Another challenge that companies face is ensuring their ESG data is accurate and can be fully vetted by the time it reaches investors and rating agencies. Eclipse Mining Technologies, developer of the SourceOne data platform, recently published a paper titled, “Data: the foundation of responsible mining.” In it, the company explains the importance of data integrity, not just in compliance, but also in operational optimization and ESG-related decision making.
“Unless data can be verified and corroborated, it doesn’t mean much and, with manual data handling, there is a risk of fraudulent reporting, whether intentional or not,” the paper stated. “If ESG data is inaccurate or misinterpreted, leaders risk focusing precious resources in the wrong area or taking actions that aren’t aligned with their companies’ core values.”
Modern data management systems can help to expedite ESG disclosure through automated data capture, integration and analysis. They also provide the tools for interrogation, corroboration and verification of data where necessary. And the accompanying history and context mean that root cause analyses can be run if the data is questioned.
For example, Metrio Sustainability Reporting is an end-to-end, collaborative ESG reporting solution that helps companies collect and centralize granular ESG data from multiple sources. It also aggregates companies’ raw data into custom, ESG-specific indicators, like scope one, two and three GHG emissions. Since all data is backed by thorough audit trails, external auditors can trace all data back to the source.
Jameron pointed out that the data analysis involved in ESG reporting can reveal many opportunities for companies to create value. “For instance, companies that want to reduce their environmental or human impact often end up improving their operational efficiency and cutting their operating costs too, which is a win-win for all stakeholders,” he said. “Companies that openly publish ESG reports can also attract more investors who look at integrated sustainable development practices as a measure of a company’s long-term viability.”
Access to capital is crucial to the industry’s future. Given the negative perception of mining, this can only become a reality when the sector overcomes its reputational risk. A credible and reliable means of tracking ESG performance will allow the sector to become increasingly “bankable,” following which the cost of capital will fall, thus increasing opportunities for investment.
“Looking at ESG from a financial perspective alone misses the point,” Strauss said. “If the sector adopts transparency through an independent, standardized and measurable approach, then any stakeholder can hold a company accountable, which encourages ongoing positive action. This can lead to improved community relations, improved recruitment, safety and staff retention; perhaps even an improved understanding when it comes to permitting.”
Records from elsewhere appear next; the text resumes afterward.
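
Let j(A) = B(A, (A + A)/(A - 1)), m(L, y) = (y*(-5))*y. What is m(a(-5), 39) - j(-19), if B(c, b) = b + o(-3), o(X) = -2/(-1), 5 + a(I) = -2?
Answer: -76089/10 ≈ -7608.9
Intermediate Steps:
a(I) = -7 (a(I) = -5 - 2 = -7)
o(X) = 2 (o(X) = -2*(-1) = 2)
m(L, y) = -5*y**2 (m(L, y) = (-5*y)*y = -5*y**2)
B(c, b) = 2 + b (B(c, b) = b + 2 = 2 + b)
j(A) = 2 + 2*A/(-1 + A) (j(A) = 2 + (A + A)/(A - 1) = 2 + (2*A)/(-1 + A) = 2 + 2*A/(-1 + A))
m(a(-5), 39) - j(-19) = -5*39**2 - 2*(-1 + 2*(-19))/(-1 - 19) = -5*1521 - 2*(-1 - 38)/(-20) = -7605 - 2*(-1)*(-39)/20 = -7605 - 1*39/10 = -7605 - 39/10 = -76089/10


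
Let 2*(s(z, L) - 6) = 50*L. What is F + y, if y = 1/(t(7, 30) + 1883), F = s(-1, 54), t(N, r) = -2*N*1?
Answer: 2534365/1869 ≈ 1356.0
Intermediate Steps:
t(N, r) = -2*N
s(z, L) = 6 + 25*L (s(z, L) = 6 + (50*L)/2 = 6 + 25*L)
F = 1356 (F = 6 + 25*54 = 6 + 1350 = 1356)
y = 1/1869 (y = 1/(-2*7 + 1883) = 1/(-14 + 1883) = 1/1869 ≈ 0.00053505)
F + y = 1356 + 1/1869 = 2534365/1869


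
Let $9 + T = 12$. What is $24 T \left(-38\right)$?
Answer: $-2736$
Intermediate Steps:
$T = 3$ ($T = -9 + 12 = 3$)
$24 T \left(-38\right) = 24 \cdot 3 \left(-38\right) = 72 \left(-38\right) = -2736$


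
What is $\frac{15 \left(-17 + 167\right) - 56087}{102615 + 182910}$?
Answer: $- \frac{53837}{285525} \approx -0.18855$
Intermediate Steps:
$\frac{15 \left(-17 + 167\right) - 56087}{102615 + 182910} = \frac{15 \cdot 150 - 56087}{285525} = \left(2250 - 56087\right) \frac{1}{285525} = \left(-53837\right) \frac{1}{285525} = - \frac{53837}{285525}$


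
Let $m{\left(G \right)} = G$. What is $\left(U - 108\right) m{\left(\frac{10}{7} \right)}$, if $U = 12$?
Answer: $- \frac{960}{7} \approx -137.14$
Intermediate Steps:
$\left(U - 108\right) m{\left(\frac{10}{7} \right)} = \left(12 - 108\right) \frac{10}{7} = - 96 \cdot 10 \cdot \frac{1}{7} = \left(-96\right) \frac{10}{7} = - \frac{960}{7}$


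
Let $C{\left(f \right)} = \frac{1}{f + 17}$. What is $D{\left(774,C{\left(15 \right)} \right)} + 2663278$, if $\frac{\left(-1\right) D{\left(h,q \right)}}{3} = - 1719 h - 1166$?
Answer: $6658294$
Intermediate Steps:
$C{\left(f \right)} = \frac{1}{17 + f}$
$D{\left(h,q \right)} = 3498 + 5157 h$ ($D{\left(h,q \right)} = - 3 \left(- 1719 h - 1166\right) = - 3 \left(-1166 - 1719 h\right) = 3498 + 5157 h$)
$D{\left(774,C{\left(15 \right)} \right)} + 2663278 = \left(3498 + 5157 \cdot 774\right) + 2663278 = \left(3498 + 3991518\right) + 2663278 = 3995016 + 2663278 = 6658294$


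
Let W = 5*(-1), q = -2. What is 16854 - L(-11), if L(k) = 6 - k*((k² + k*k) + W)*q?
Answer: 22062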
Owning the Past, Shaping the Future
Proper ESG disclosure is not just about what and how companies disclose, but also their attitude to identified areas of weakness in their operations. Embracing these as opportunities to learn, improve and mitigate real and potentially costly risk is a huge opportunity.
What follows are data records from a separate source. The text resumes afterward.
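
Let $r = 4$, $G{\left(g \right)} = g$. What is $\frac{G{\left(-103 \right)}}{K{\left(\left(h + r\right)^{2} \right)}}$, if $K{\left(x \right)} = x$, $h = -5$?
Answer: $-103$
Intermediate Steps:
$\frac{G{\left(-103 \right)}}{K{\left(\left(h + r\right)^{2} \right)}} = - \frac{103}{\left(-5 + 4\right)^{2}} = - \frac{103}{\left(-1\right)^{2}} = - \frac{103}{1} = \left(-103\right) 1 = -103$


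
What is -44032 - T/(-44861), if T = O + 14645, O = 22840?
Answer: -1975282067/44861 ≈ -44031.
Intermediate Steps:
T = 37485 (T = 22840 + 14645 = 37485)
-44032 - T/(-44861) = -44032 - 37485/(-44861) = -44032 - 37485*(-1)/44861 = -44032 - 1*(-37485/44861) = -44032 + 37485/44861 = -1975282067/44861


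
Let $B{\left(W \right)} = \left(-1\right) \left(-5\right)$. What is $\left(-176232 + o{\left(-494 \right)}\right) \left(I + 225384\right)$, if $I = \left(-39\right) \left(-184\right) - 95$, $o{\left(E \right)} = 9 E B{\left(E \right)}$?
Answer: $-46135468830$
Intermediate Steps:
$B{\left(W \right)} = 5$
$o{\left(E \right)} = 45 E$ ($o{\left(E \right)} = 9 E 5 = 45 E$)
$I = 7081$ ($I = 7176 - 95 = 7081$)
$\left(-176232 + o{\left(-494 \right)}\right) \left(I + 225384\right) = \left(-176232 + 45 \left(-494\right)\right) \left(7081 + 225384\right) = \left(-176232 - 22230\right) 232465 = \left(-198462\right) 232465 = -46135468830$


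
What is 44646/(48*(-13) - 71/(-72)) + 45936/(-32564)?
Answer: -26684479980/365180837 ≈ -73.072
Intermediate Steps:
44646/(48*(-13) - 71/(-72)) + 45936/(-32564) = 44646/(-624 - 71*(-1/72)) + 45936*(-1/32564) = 44646/(-624 + 71/72) - 11484/8141 = 44646/(-44857/72) - 11484/8141 = 44646*(-72/44857) - 11484/8141 = -3214512/44857 - 11484/8141 = -26684479980/365180837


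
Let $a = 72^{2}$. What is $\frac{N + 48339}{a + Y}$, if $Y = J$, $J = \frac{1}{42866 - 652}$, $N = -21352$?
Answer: $\frac{1139229218}{218837377} \approx 5.2058$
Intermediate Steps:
$J = \frac{1}{42214} \approx 2.3689 \cdot 10^{-5}$
$Y = \frac{1}{42214} \approx 2.3689 \cdot 10^{-5}$
$a = 5184$
$\frac{N + 48339}{a + Y} = \frac{-21352 + 48339}{5184 + \frac{1}{42214}} = \frac{26987}{\frac{218837377}{42214}} = 26987 \cdot \frac{42214}{218837377} = \frac{1139229218}{218837377}$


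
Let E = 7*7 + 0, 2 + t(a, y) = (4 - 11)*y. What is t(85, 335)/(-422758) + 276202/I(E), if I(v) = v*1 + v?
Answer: 8340488223/2959306 ≈ 2818.4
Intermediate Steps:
t(a, y) = -2 - 7*y (t(a, y) = -2 + (4 - 11)*y = -2 - 7*y)
E = 49 (E = 49 + 0 = 49)
I(v) = 2*v (I(v) = v + v = 2*v)
t(85, 335)/(-422758) + 276202/I(E) = (-2 - 7*335)/(-422758) + 276202/((2*49)) = (-2 - 2345)*(-1/422758) + 276202/98 = -2347*(-1/422758) + 276202*(1/98) = 2347/422758 + 138101/49 = 8340488223/2959306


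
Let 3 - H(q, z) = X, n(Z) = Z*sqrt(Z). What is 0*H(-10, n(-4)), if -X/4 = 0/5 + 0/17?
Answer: 0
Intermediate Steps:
n(Z) = Z**(3/2)
X = 0 (X = -4*(0/5 + 0/17) = -4*(0*(1/5) + 0*(1/17)) = -4*(0 + 0) = -4*0 = 0)
H(q, z) = 3 (H(q, z) = 3 - 1*0 = 3 + 0 = 3)
0*H(-10, n(-4)) = 0*3 = 0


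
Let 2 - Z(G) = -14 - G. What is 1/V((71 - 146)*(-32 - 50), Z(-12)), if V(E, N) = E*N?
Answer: 1/24600 ≈ 4.0650e-5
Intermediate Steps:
Z(G) = 16 + G (Z(G) = 2 - (-14 - G) = 2 + (14 + G) = 16 + G)
1/V((71 - 146)*(-32 - 50), Z(-12)) = 1/(((71 - 146)*(-32 - 50))*(16 - 12)) = 1/(-75*(-82)*4) = 1/(6150*4) = 1/24600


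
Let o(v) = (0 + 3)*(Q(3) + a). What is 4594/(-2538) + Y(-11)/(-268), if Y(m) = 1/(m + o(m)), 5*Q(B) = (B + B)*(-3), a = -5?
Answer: -113263319/62576928 ≈ -1.8100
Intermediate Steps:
Q(B) = -6*B/5 (Q(B) = ((B + B)*(-3))/5 = ((2*B)*(-3))/5 = (-6*B)/5 = -6*B/5)
o(v) = -129/5 (o(v) = (0 + 3)*(-6/5*3 - 5) = 3*(-18/5 - 5) = 3*(-43/5) = -129/5)
Y(m) = 1/(-129/5 + m) (Y(m) = 1/(m - 129/5) = 1/(-129/5 + m))
4594/(-2538) + Y(-11)/(-268) = 4594/(-2538) + (5/(-129 + 5*(-11)))/(-268) = 4594*(-1/2538) + (5/(-129 - 55))*(-1/268) = -2297/1269 + (5/(-184))*(-1/268) = -2297/1269 + (5*(-1/184))*(-1/268) = -2297/1269 - 5/184*(-1/268) = -2297/1269 + 5/49312 = -113263319/62576928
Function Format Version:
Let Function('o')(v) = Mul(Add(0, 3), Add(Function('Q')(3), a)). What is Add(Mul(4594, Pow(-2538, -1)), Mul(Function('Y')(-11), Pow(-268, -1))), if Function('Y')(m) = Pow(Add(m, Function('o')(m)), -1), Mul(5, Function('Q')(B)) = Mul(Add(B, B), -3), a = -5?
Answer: Rational(-113263319, 62576928) ≈ -1.8100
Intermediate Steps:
Function('Q')(B) = Mul(Rational(-6, 5), B) (Function('Q')(B) = Mul(Rational(1, 5), Mul(Add(B, B), -3)) = Mul(Rational(1, 5), Mul(Mul(2, B), -3)) = Mul(Rational(1, 5), Mul(-6, B)) = Mul(Rational(-6, 5), B))
Function('o')(v) = Rational(-129, 5) (Function('o')(v) = Mul(Add(0, 3), Add(Mul(Rational(-6, 5), 3), -5)) = Mul(3, Add(Rational(-18, 5), -5)) = Mul(3, Rational(-43, 5)) = Rational(-129, 5))
Function('Y')(m) = Pow(Add(Rational(-129, 5), m), -1) (Function('Y')(m) = Pow(Add(m, Rational(-129, 5)), -1) = Pow(Add(Rational(-129, 5), m), -1))
Add(Mul(4594, Pow(-2538, -1)), Mul(Function('Y')(-11), Pow(-268, -1))) = Add(Mul(4594, Pow(-2538, -1)), Mul(Mul(5, Pow(Add(-129, Mul(5, -11)), -1)), Pow(-268, -1))) = Add(Mul(4594, Rational(-1, 2538)), Mul(Mul(5, Pow(Add(-129, -55), -1)), Rational(-1, 268))) = Add(Rational(-2297, 1269), Mul(Mul(5, Pow(-184, -1)), Rational(-1, 268))) = Add(Rational(-2297, 1269), Mul(Mul(5, Rational(-1, 184)), Rational(-1, 268))) = Add(Rational(-2297, 1269), Mul(Rational(-5, 184), Rational(-1, 268))) = Add(Rational(-2297, 1269), Rational(5, 49312)) = Rational(-113263319, 62576928)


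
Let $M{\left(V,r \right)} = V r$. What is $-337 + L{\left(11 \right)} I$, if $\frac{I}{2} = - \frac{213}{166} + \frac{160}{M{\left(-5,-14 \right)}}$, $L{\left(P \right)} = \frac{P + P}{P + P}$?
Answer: $- \frac{194632}{581} \approx -334.99$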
A good example is Rio Tinto’s Everyday Respect workplace culture report that was published in February. Although the investigation revealed incidences of bullying, sexual harassment and racism, by choosing to disclose its findings, Rio Tinto helped to drive awareness around the need for change, not just internally but within the wider mining industry too.
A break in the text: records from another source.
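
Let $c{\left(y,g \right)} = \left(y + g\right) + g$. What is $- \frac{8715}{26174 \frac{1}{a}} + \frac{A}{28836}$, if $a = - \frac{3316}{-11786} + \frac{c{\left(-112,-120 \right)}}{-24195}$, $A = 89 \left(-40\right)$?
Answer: $- \frac{26948389651}{121399762581} \approx -0.22198$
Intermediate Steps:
$c{\left(y,g \right)} = y + 2 g$ ($c{\left(y,g \right)} = \left(g + y\right) + g = y + 2 g$)
$A = -3560$
$a = \frac{42189646}{142581135}$ ($a = - \frac{3316}{-11786} + \frac{-112 + 2 \left(-120\right)}{-24195} = \left(-3316\right) \left(- \frac{1}{11786}\right) + \left(-112 - 240\right) \left(- \frac{1}{24195}\right) = \frac{1658}{5893} - - \frac{352}{24195} = \frac{1658}{5893} + \frac{352}{24195} = \frac{42189646}{142581135} \approx 0.2959$)
$- \frac{8715}{26174 \frac{1}{a}} + \frac{A}{28836} = - \frac{8715}{26174 \frac{1}{\frac{42189646}{142581135}}} - \frac{3560}{28836} = - \frac{8715}{26174 \cdot \frac{142581135}{42189646}} - \frac{10}{81} = - \frac{8715}{\frac{1865959313745}{21094823}} - \frac{10}{81} = \left(-8715\right) \frac{21094823}{1865959313745} - \frac{10}{81} = - \frac{147663761}{1498762501} - \frac{10}{81} = - \frac{26948389651}{121399762581}$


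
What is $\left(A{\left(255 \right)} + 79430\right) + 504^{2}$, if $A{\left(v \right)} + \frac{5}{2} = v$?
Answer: $\frac{667397}{2} \approx 3.337 \cdot 10^{5}$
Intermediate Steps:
$A{\left(v \right)} = - \frac{5}{2} + v$
$\left(A{\left(255 \right)} + 79430\right) + 504^{2} = \left(\left(- \frac{5}{2} + 255\right) + 79430\right) + 504^{2} = \left(\frac{505}{2} + 79430\right) + 254016 = \frac{159365}{2} + 254016 = \frac{667397}{2}$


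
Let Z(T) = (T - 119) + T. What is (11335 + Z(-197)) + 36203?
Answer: 47025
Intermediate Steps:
Z(T) = -119 + 2*T (Z(T) = (-119 + T) + T = -119 + 2*T)
(11335 + Z(-197)) + 36203 = (11335 + (-119 + 2*(-197))) + 36203 = (11335 + (-119 - 394)) + 36203 = (11335 - 513) + 36203 = 10822 + 36203 = 47025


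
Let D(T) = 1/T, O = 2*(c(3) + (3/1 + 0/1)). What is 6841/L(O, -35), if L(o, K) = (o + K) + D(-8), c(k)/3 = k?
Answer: -54728/89 ≈ -614.92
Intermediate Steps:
c(k) = 3*k
O = 24 (O = 2*(3*3 + (3/1 + 0/1)) = 2*(9 + (3*1 + 0*1)) = 2*(9 + (3 + 0)) = 2*(9 + 3) = 2*12 = 24)
D(T) = 1/T
L(o, K) = -1/8 + K + o (L(o, K) = (o + K) + 1/(-8) = (K + o) - 1/8 = -1/8 + K + o)
6841/L(O, -35) = 6841/(-1/8 - 35 + 24) = 6841/(-89/8) = 6841*(-8/89) = -54728/89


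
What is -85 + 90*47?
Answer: 4145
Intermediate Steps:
-85 + 90*47 = -85 + 4230 = 4145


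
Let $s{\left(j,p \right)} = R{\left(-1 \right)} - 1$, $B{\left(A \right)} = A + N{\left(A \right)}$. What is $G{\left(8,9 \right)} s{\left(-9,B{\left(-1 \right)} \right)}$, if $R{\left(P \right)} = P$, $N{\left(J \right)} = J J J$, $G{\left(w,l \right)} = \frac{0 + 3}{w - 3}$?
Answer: $- \frac{6}{5} \approx -1.2$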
Ultimately, timely and transparent reporting is indicative of secure and mature leadership teams who want to demonstrate their organization’s credibility through ESG activities, and this is exactly what stakeholders are looking for. This openness, backed by carefully structured companies and well-designed mining operations with ESG principles at their core, can only reflect positively on the whole industry.
Together, they represent a big step forward in building trust with the public and future generations.